JAKARTA, KOMPAS.com - Perhimpunan Pendidikan dan Guru (P2G) menilai putusan Mahkamah Konstitusi (MK) yang memperbolehkan kampanye di fasilitas pendidikan dengan sejumlah syarat membuka kran mobilisasi politik ke kelas-kelas.
Selain itu, kebijakan ini dianggap bakal menimbulkan dampak ikutan yang berpengaruh terhadap psikologi murid dan tenaga pendidik.
"Bayangkan ada pemilu dan pilkada yang akan dihadapi. Sekolah akan sibuk menjadi arena pertarungan politik praktis. Sekolah, guru, siswa, dan ortu akan membawa politik partisan ke ruang ruang belajar," kata Kepala Bidang Advokasi P2G, Iman Zanatul Haeri, kepada Kompas.com pada Selasa (22/8/2023).
"Siswa, guru, dan warga sekolah akan sangat rentan dimobilisasi sebagai tim kampanye atau tim sukses para kandidat. Ini bukan pendidikan politik melainkan mobilisasi politik yang akan berdampak buruk," lanjut dia.
Baca juga: MK Izinkan Kampanye di Fasilitas Pemerintah dan Sekolah/Kampus Tanpa Atribut
Penjelasan MK bahwa pemakaian sekolah untuk kampanye diperbolehkan sepanjang tak menggunakan atribut serta telah mendapatkan izin dari penanggung jawab tempat dianggap sebagai penjelasan yang bermasalah.
Kepala sekolah dinilai akan sangat sulit menolak penggunaan gedung sekolah untuk kampanye, terlebih jika ia diperintahkan secara struktural dari pemerintah daerah dan dinas pendidikan.
"Apalagi jika pimpinan struktural di sekolah atau daerah sudah punya preferensi politik tertentu," ujar Iman.
"Ini seperti anggaran pendidikan dituntut mensubsidi Pemilu yang juga sudah ada anggarannya. Karena sudah pasti setiap kerusakan akan ditanggung sekolah (anggaran pendidikan)," ujar dia.
Baca juga: Kekhawatiran Usai MK Bolehkan Kampanye di Sekolah dan Fasilitas Pemerintah
P2G juga khawatir putusan MK ini akan membahayakan kepentingan siswa, guru, dan orangtua dan menjadi beban dalam praktik pembelajaran di sekolah.
Kegiatan sekolah akan bertambah, seperti sosialisasi pemilu atau sosialisasi kandidat, yang diprediksi akan menjadi beban psikologi bagi anak dan guru.
Dia melanjutkan bahwa aktivitas pedagogi akan didistorsi menjadi aktivitas saling berebut politik kekuasaan.

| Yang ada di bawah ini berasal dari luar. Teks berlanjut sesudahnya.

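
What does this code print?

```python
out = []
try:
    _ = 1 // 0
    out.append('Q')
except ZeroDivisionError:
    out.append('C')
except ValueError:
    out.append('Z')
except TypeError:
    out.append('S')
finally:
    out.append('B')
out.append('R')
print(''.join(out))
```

Execution trace: 'C' (except ZeroDivisionError) → 'B' (finally) → 'R' (after the try/except). Output: CBR

Answer: CBR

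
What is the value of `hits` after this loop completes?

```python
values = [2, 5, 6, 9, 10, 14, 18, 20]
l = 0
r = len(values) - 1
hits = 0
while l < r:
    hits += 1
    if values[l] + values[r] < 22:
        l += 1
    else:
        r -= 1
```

Steps to find pair summing to 22
`hits` takes the values: 0 → 1 → 2 → 3 → 4 → 5 → 6 → 7

Answer: 7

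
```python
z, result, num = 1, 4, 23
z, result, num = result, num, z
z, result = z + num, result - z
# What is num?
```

Trace:
`z, result, num = 1, 4, 23` → z = 1; result = 4; num = 23
`z, result, num = result, num, z` → z = 4; result = 23; num = 1
`z, result = z + num, result - z` → z = 5; result = 19
So num = 1

Answer: 1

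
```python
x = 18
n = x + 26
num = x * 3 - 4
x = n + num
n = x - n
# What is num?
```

Trace:
`x = 18` → x = 18
`n = x + 26` → n = 44
`num = x * 3 - 4` → num = 50
`x = n + num` → x = 94
`n = x - n` → n = 50
So num = 50

Answer: 50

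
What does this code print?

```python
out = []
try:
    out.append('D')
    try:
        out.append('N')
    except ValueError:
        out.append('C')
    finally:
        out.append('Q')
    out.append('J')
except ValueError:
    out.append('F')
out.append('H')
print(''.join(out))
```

Execution trace: 'D' (try body) → 'N' (inner try body, no exception) → 'Q' (inner finally) → 'J' (try body, no exception) → 'H' (after the try/except). Output: DNQJH

Answer: DNQJH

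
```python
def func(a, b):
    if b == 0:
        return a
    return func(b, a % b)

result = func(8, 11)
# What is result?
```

func(8, 11) -> func(11, 8) -> func(8, 3) -> func(3, 2) -> func(2, 1) -> func(1, 0) -> 1

Answer: 1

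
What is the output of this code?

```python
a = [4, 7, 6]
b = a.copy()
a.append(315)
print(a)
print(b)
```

Key concept: list.copy() creates independent copy.
Step by step:
`a = [4, 7, 6]` → a = [4, 7, 6]
`b = a.copy()` → b = [4, 7, 6]
`a.append(315)` → a = [4, 7, 6, 315]
`print(a)` → prints [4, 7, 6, 315]
`print(b)` → prints [4, 7, 6]

Answer:
[4, 7, 6, 315]
[4, 7, 6]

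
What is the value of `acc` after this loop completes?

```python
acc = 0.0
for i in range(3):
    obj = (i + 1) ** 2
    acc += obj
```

Sum of squared losses 1² + 2² + ... + 3²
`acc` takes the values: 0.0 → 1.0 → 5.0 → 14.0

Answer: 14.0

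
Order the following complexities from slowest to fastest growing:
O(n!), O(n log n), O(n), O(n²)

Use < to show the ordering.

Ordered by growth rate: O(n) < O(n log n) < O(n²) < O(n!)

Answer: O(n) < O(n log n) < O(n²) < O(n!)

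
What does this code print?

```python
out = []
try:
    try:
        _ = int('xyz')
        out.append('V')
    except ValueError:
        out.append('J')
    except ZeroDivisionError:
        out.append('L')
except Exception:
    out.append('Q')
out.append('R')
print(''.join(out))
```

Execution trace: 'J' (inner except ValueError) → 'R' (after the try/except). Output: JR

Answer: JR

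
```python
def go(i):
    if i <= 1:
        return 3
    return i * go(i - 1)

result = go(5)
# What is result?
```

go(5) = 5 * 4 * 3 * 2 * 3 = 360

Answer: 360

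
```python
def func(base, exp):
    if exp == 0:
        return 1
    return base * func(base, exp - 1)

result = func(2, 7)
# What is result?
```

func(2, 7) = 2 * 2 * 2 * 2 * 2 * 2 * 2 = 128

Answer: 128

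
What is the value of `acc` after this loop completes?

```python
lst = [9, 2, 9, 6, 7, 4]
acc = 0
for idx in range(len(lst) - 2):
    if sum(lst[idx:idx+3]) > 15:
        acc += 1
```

Count windows with sum > 15
`acc` takes the values: 0 → 1 → 2 → 3 → 4

Answer: 4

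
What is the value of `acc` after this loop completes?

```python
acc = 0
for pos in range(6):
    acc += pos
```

Sum of 0 to 5 = 15
`acc` takes the values: 0 → 1 → 3 → 6 → 10 → 15

Answer: 15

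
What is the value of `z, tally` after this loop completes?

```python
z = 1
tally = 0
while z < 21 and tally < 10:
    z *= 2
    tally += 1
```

Double until >= 21 or 10 iterations
`z, tally` takes the values: (1, 0) → (2, 0) → (2, 1) → (4, 1) → (4, 2) → (8, 2) → (8, 3) → (16, 3) → (16, 4) → (32, 4) → (32, 5)

Answer: 32, 5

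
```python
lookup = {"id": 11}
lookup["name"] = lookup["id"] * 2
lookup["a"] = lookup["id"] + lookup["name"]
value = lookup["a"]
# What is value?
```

Trace:
`lookup = {"id": 11}` → lookup = {'id': 11}
`lookup["name"] = lookup["id"] * 2` → lookup = {'id': 11, 'name': 22}
`lookup["a"] = lookup["id"] + lookup["name"]` → lookup = {'id': 11, 'name': 22, 'a': 33}
`value = lookup["a"]` → value = 33
So value = 33

Answer: 33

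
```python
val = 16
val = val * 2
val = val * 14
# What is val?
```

Trace:
`val = 16` → val = 16
`val = val * 2` → val = 32
`val = val * 14` → val = 448
So val = 448

Answer: 448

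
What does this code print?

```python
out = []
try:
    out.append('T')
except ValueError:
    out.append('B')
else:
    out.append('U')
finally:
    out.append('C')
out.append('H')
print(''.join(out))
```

Execution trace: 'T' (try body, no exception) → 'U' (else) → 'C' (finally) → 'H' (after the try/except). Output: TUCH

Answer: TUCH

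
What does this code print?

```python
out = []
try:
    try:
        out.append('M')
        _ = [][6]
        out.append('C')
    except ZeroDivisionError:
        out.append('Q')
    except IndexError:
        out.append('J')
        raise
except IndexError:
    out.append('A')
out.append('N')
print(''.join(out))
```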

"Kondisi demikian juga membuat rentan terjadinya bullying di sekolah, saat sekolah jadi ruang kampanye pemilu," ucap Iman.
"Sebagai contoh, siswa yang pilihan politiknya berbeda dari pilihan mayoritas murid lain, rentan akan dirundung oleh teman-temannya, apalagi jika materi kampanye kandidat atau parpol sudah mengarah pada isu politik identitas," imbuhnya.
Ketua Bawaslu RI Rahmat Bagja menganggap bahwa revisi itu diperlukan untuk mengatur lebih terperinci ketentuan kampanye itu. Sebab, MK tidak memerinci hal tersebut dalam putusannya.
"Jadi yang harus diatur misalnya fasilitas pemerintah seperti apa, apakah fasilitas pemerintah itu termasuk gedung pemerintahan seperti Istana Negara dan Balai Kota," ujar Bagja pada Jumat (18/8/2023).